Schlussfolgerungen für die Raumnutzung des Rotwildes im Bayerischen Wald

Vergleicht man die Raumnutzung des Anfang der 80er Jahre besenderten Rotwildes mit den aktuellen Ergebnissen, kann man einige Änderungen feststellen. Damals hielt sich das Rotwild im Sommer vor allem im "Niemandsland" zwischen Grenze und dem weiter im Hinterland gelegenen Grenzzaun auf. Da der Zutritt zu diesem Bereich streng reglementiert war, konnten sich die Tiere hier ungestört bewegen.

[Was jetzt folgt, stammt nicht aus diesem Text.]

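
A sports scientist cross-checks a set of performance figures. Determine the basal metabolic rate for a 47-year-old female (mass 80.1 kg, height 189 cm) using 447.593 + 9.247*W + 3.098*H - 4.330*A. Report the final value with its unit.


BMR = 447.593 + 9.247*80.1 + 3.098*189 - 4.330*47
= 1570.29 kcal/day

1570.29 kcal/day


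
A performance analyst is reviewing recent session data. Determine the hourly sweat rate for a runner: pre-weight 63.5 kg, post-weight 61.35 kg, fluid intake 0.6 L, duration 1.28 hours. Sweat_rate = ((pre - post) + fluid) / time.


Mass lost = 63.5 - 61.35 = 2.15 kg
Add fluid consumed: 2.15 + 0.6 = 2.75 L total sweat
Sweat rate = 2.75 / 1.28 = 2.148 L/h

2.148 L/h


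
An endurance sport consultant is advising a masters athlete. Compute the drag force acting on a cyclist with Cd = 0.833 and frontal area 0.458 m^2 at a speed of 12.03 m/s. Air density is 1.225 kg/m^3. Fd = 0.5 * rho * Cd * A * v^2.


Step 1: v^2 = 144.7209
Step 2: Fd = 0.5 * 1.225 * 0.833 * 0.458 * 144.7209
= 33.818 N

33.818 N


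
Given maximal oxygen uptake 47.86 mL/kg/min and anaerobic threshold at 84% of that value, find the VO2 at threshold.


Percentage as decimal = 0.84
VO2 at AT = 47.86 * 0.84 = 40.2 mL/kg/min

40.2 mL/kg/min


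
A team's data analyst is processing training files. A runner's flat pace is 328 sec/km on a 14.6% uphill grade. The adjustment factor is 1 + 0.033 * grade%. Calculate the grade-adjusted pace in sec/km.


Factor = 1 + 0.033 * 14.6 = 1.4818
Adjusted pace = 328 * 1.4818
= 486.03 sec/km

486.03 s/km


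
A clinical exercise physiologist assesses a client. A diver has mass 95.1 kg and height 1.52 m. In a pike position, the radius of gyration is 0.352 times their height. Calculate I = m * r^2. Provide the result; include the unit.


r = 0.352 * 1.52 = 0.53504 m
I = m * r^2 = 95.1 * 0.286268 = 27.224 kg*m^2

27.224 kg*m^2


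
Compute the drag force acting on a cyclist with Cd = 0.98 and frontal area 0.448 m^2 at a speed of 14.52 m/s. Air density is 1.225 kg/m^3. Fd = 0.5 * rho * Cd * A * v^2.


Step 1: v^2 = 210.8304
Step 2: Fd = 0.5 * 1.225 * 0.98 * 0.448 * 210.8304
= 56.695 N

56.695 N


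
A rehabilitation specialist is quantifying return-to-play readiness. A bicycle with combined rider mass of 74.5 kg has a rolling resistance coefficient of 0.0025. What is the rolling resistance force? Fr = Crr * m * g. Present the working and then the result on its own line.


Fr = 0.0025 * 74.5 * 9.81
= 0.18625 * 9.81
= 1.827 N

1.827 N


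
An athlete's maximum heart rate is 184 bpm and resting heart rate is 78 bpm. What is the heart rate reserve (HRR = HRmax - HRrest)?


HRR = HRmax - HRrest
= 184 - 78
= 106 bpm

106 bpm


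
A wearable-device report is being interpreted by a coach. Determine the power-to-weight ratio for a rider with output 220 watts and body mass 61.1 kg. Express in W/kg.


P/W = 220 / 61.1 = 3.601 W/kg

3.601 W/kg


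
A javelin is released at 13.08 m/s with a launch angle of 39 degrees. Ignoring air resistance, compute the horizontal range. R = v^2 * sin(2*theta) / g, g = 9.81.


Launch speed squared = 171.0864
sin(2 * 39 deg) = 0.978148
Range = 171.0864 * 0.978148 / 9.81
= 17.059 m

17.059 m


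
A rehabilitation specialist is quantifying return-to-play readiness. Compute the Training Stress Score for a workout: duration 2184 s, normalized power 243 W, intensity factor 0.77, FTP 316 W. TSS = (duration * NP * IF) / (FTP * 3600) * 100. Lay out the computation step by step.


Product = 2184 * 243 * 0.77 = 408648.24
Base = 316 * 3600 = 1137600
TSS = 408648.24 / 1137600 * 100 = 35.92

35.92 TSS


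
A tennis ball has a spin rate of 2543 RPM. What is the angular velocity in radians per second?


Convert RPM to rad/s: multiply by 2*pi and divide by 60
omega = 2543 * 2 * pi / 60
= 266.302 rad/s

266.302 rad/s


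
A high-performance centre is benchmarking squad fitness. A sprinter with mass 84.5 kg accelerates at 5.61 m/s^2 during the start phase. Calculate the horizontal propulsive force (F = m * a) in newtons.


F = m * a
= 84.5 * 5.61
= 474.05 N

474.05 N


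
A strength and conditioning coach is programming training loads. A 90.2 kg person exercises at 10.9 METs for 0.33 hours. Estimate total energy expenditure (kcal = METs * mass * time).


Energy = METs * mass(kg) * time(h)
= 10.9 * 90.2 * 0.33
= 324.45 kcal

324.45 kcal


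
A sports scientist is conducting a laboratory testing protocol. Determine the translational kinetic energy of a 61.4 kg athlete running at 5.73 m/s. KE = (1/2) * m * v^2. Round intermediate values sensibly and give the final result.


KE = 0.5 * m * v^2
= 0.5 * 61.4 * 5.73^2
= 0.5 * 61.4 * 32.8329
= 1007.97 J

1007.97 J


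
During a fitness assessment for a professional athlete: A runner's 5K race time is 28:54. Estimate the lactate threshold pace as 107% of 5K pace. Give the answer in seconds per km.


Total race time = 28*60 + 54 = 1734 seconds
5K pace = 1734 / 5 = 346.8 sec/km
LT pace = 346.8 * 1.07 = 371.08 sec/km

371.08 s/km


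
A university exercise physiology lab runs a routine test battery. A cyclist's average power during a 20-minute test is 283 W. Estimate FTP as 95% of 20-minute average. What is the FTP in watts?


FTP = 20-min power * 0.95
= 283 * 0.95
= 268.85 W

268.85 W


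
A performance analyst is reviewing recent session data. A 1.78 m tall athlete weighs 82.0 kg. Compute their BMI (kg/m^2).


height^2 = 3.1684 m^2
BMI = 82.0 / 3.1684 = 25.88 kg/m^2

25.88 kg/m^2


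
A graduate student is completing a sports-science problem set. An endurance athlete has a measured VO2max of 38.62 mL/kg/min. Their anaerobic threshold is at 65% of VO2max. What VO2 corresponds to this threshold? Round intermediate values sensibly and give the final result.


Anaerobic threshold VO2 = VO2max * 65%
= 38.62 * 0.65
= 25.1 mL/kg/min

25.1 mL/kg/min


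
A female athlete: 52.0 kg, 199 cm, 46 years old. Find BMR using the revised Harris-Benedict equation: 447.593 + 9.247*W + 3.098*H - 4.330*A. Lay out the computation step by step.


Intercept = 447.593
Weight contribution = 9.247 * 52.0 = 480.844
Height contribution = 3.098 * 199 = 616.502
Age contribution = 4.33 * 46 = 199.18
BMR = 447.593 + 480.844 + 616.502 - 199.18
= 1345.76 kcal/day

1345.76 kcal/day


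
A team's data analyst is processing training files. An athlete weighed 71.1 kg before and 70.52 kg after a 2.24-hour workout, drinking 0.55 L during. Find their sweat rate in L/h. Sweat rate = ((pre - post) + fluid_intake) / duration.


Body mass change = 0.58 kg
Total sweat loss = 0.58 + 0.55 = 1.13 L
Rate = 1.13 / 2.24 = 0.504 L/h

0.504 L/h


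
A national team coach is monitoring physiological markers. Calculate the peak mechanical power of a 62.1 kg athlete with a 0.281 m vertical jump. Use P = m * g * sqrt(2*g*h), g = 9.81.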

Die Gebiete diesseits der Grenze waren im Sommer weitgehend frei von Rotwild, nur im Winter zogen die Tiere in die Wintergatter. Nach Abbau des Grenzzaunes und der Einrichtung einer Jagdruhezone im Nationalpark Bayerischer Wald änderte sich dieses Raumnutzungsmuster: Die im Sommer ehemals fast rotwildfreien Bereiche wurden nach und nach wieder besiedelt. Im Gegensatz dazu wurden die Tiere weniger jenseits der Grenze beobachtet, wohl aufgrund zunehmender Störungen nach dem Wegfall des Grenzzaunes. Die auf über 3.500 ha entstandenen Totholzflächen entwickelten sich zu wichtigen Einständen. Hier bewegen sich die Tiere oft nur auf einem eng umgrenzten Raum, sogar in unmittelbarer Nähe von Wegen. Dass die Tiere sich hier so wohl fühlen liegt vor allem an der guten Deckung, der schweren Zugänglichkeit und der üppigen Entwicklung von Bodenvegetation und Waldverjüngung, die ein reichliches Nahrungsangebot bieten.